FACT:  The goal of engineered shore projects is to reduce risk and promote coastal resilience. Shore projects help to reduce the damages – economic, environmental, infrastructure, human health and safety – of tropical storms and hurricanes. Thousands of residents and businesses in Duval County benefit from this shore project because storm events erode the beach, rather than destroying coastal infrastructure.  Coastal communities with engineered beaches have historically fared much better than other communities as proven by numerous scientific studies. 

In 2013, Florida beaches had an annual recreational value of about $50 billion – and the majority of these beaches had been renourished. Erosion is the number one concern beach tourists have about beaches. In areas where eroded beaches have been restored, tourist visits and revenues have increased.  

Beach nourishment projects, along with providing economic stability and opportunities, also have inherent benefits in restoring critical habitat for shorebird and marine turtle nesting.
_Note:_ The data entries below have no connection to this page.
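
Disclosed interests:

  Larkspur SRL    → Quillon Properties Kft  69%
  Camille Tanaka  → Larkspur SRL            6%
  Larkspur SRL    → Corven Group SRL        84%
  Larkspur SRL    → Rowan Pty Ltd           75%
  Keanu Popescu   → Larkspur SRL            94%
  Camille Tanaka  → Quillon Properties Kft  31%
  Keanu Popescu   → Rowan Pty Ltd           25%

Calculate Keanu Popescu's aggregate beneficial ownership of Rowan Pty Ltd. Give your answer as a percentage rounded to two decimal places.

95.50%

Keanu reaches Rowan along 2 paths.
Direct stake: 25% = 25%.
Via Larkspur: 94% × 75% = 70.5%.
Total: 25% + 70.5% = 95.5%.
Rounded: 95.50%.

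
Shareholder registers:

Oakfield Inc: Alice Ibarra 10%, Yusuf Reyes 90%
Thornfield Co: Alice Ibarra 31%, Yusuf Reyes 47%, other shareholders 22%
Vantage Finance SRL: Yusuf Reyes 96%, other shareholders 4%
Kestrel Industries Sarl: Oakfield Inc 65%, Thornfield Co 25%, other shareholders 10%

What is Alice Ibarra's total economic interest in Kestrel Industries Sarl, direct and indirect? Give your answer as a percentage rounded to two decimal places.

Alice reaches Kestrel along 2 paths.
Via Oakfield: 10% × 65% = 6.5%.
Via Thornfield: 31% × 25% = 7.75%.
Total: 6.5% + 7.75% = 14.25%.

14.25%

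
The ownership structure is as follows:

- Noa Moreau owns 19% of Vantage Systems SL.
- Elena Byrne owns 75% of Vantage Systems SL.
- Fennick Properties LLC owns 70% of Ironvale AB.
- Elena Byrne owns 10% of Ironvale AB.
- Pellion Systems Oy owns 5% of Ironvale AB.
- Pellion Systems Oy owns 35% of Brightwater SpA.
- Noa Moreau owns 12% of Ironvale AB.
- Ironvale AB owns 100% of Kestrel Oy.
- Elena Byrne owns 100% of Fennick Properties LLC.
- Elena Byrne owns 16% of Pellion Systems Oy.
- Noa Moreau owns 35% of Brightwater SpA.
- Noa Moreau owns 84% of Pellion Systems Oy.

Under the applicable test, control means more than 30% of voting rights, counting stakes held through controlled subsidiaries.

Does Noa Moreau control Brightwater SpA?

Yes

Noa holds 84% of Pellion, so Noa controls Pellion.
Noa and Pellion together hold 35% + 35% = 70% of Brightwater, so Noa controls Brightwater.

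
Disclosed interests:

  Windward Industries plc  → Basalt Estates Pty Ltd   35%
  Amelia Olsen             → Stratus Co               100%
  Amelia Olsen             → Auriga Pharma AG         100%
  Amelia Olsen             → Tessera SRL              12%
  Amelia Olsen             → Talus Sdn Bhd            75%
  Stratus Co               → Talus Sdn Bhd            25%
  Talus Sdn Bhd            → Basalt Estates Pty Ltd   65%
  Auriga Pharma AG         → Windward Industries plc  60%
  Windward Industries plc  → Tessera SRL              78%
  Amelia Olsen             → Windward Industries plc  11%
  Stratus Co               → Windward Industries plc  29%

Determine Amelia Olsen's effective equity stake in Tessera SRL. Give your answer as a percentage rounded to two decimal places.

90.00%

Amelia reaches Tessera along 4 paths.
Via Auriga → Windward: 100% × 60% × 78% = 46.8%.
Via Windward: 11% × 78% = 8.58%.
Via Stratus → Windward: 100% × 29% × 78% = 22.62%.
Direct stake: 12% = 12%.
Total: 46.8% + 8.58% + 22.62% + 12% = 90%.
Rounded: 90.00%.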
Scientists report that threatened sea turtle and shorebird populations have increased in recent years.      

STATEMENT:  It is painfully apparent that the mayors and city council members here in Florida are too timid to do anything about these types of issues. As of today, March 26th, there has been little to nothing done about the Lake Okeechobee disaster and the Indian River Lagoon fish kill. These two events alone are enough to devastate the fishing in some of the most popular fishing and vacation spots in Florida. I fear that these two events, along with the re-nourishment projects occurring around Florida this summer, will have the largest negative impact on the ecosystem and tourism that Florida had ever seen.

FACT:  Lake Okeechobee releases, which are made to help ensure public safety, are not related to the Indian River Lagoon fish kill. Brown tide and other water quality issues (green algae) are directly related to the over-abundance of nutrients found in local waterways. As rain and then runoff occurs, more fertilizers and sewage makes their way into water systems. 
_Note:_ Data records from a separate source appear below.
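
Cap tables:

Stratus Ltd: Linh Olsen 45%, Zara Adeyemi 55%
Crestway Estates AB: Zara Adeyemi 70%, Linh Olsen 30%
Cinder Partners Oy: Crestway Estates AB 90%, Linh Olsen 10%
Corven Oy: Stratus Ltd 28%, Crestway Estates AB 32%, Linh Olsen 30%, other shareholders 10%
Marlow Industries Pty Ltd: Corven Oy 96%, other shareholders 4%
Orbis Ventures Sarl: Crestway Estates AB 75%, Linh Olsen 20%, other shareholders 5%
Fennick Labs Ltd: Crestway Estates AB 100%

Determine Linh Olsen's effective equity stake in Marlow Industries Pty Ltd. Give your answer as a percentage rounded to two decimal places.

Linh reaches Marlow along 3 paths.
Via Stratus → Corven: 45% × 28% × 96% = 12.096%.
Via Crestway → Corven: 30% × 32% × 96% = 9.216%.
Via Corven: 30% × 96% = 28.8%.
Total: 12.096% + 9.216% + 28.8% = 50.112%.
Rounded: 50.11%.

50.11%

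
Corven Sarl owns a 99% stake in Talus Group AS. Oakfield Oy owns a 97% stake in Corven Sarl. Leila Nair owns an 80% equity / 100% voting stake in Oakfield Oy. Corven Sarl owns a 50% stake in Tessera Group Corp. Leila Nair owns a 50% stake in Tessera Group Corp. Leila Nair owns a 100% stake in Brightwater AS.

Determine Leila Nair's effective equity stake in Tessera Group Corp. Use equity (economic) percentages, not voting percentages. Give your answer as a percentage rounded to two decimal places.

Leila reaches Tessera along 2 paths.
Direct stake: 50% = 50%.
Via Oakfield → Corven: 80% × 97% × 50% = 38.8%.
Total: 50% + 38.8% = 88.8%.
Rounded: 88.80%.

88.80%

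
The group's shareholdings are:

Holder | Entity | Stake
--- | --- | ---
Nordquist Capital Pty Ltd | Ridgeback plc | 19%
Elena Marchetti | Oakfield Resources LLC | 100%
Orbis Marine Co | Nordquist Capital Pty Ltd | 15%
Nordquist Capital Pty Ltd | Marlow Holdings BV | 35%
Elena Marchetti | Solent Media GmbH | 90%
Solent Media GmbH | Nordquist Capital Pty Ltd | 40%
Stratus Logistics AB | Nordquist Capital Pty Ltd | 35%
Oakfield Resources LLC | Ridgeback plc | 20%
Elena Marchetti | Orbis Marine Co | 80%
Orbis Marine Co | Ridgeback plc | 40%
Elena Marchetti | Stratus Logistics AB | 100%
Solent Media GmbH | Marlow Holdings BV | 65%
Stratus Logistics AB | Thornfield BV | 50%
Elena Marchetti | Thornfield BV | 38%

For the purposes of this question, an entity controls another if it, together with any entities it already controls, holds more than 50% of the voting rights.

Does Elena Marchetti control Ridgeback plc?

Yes

Elena holds 90% of Solent, so Elena controls Solent.
Elena holds 80% of Orbis, so Elena controls Orbis.
Elena holds 100% of Stratus, so Elena controls Stratus.
Orbis and Solent and Stratus together hold 15% + 40% + 35% = 90% of Nordquist, so Elena controls Nordquist.
Elena holds 100% of Oakfield, so Elena controls Oakfield.
Oakfield and Orbis and Nordquist together hold 20% + 40% + 19% = 79% of Ridgeback, so Elena controls Ridgeback.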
For more information on Florida’s efforts to restore water quality in the lagoon, go to

STATEMENT: We, the people of Jacksonville, dislike and distrust the efforts by the city council to "re-nourish" the beaches and we demand that the plans for re-nourishing the beaches be terminated immediately. Also, we demand that there shall be no further plans to deposit sand on and re-nourish the beaches here in Jacksonville because we feel there is an immediate danger to the welfare of the ecosystem and the lives of thousands who attend the beach frequently.

Response:  Science, as opposed to innuendo and emotion, demonstrates that beach nourishment supports the economy, and the resiliency and the environment of coastal communities.

Dredging at sand source causes some turbidity in the ocean, which is constantly monitored.
Sand is piped onto the beach and then leveled (note the look of the sand).
Completed beach work is clean.
Aquatic organism mortality due to dredging typically attracts foraging water and seabirds to the dredge pipe outfall. There is some beach turbidity during sand placement; typically the sand is very clean.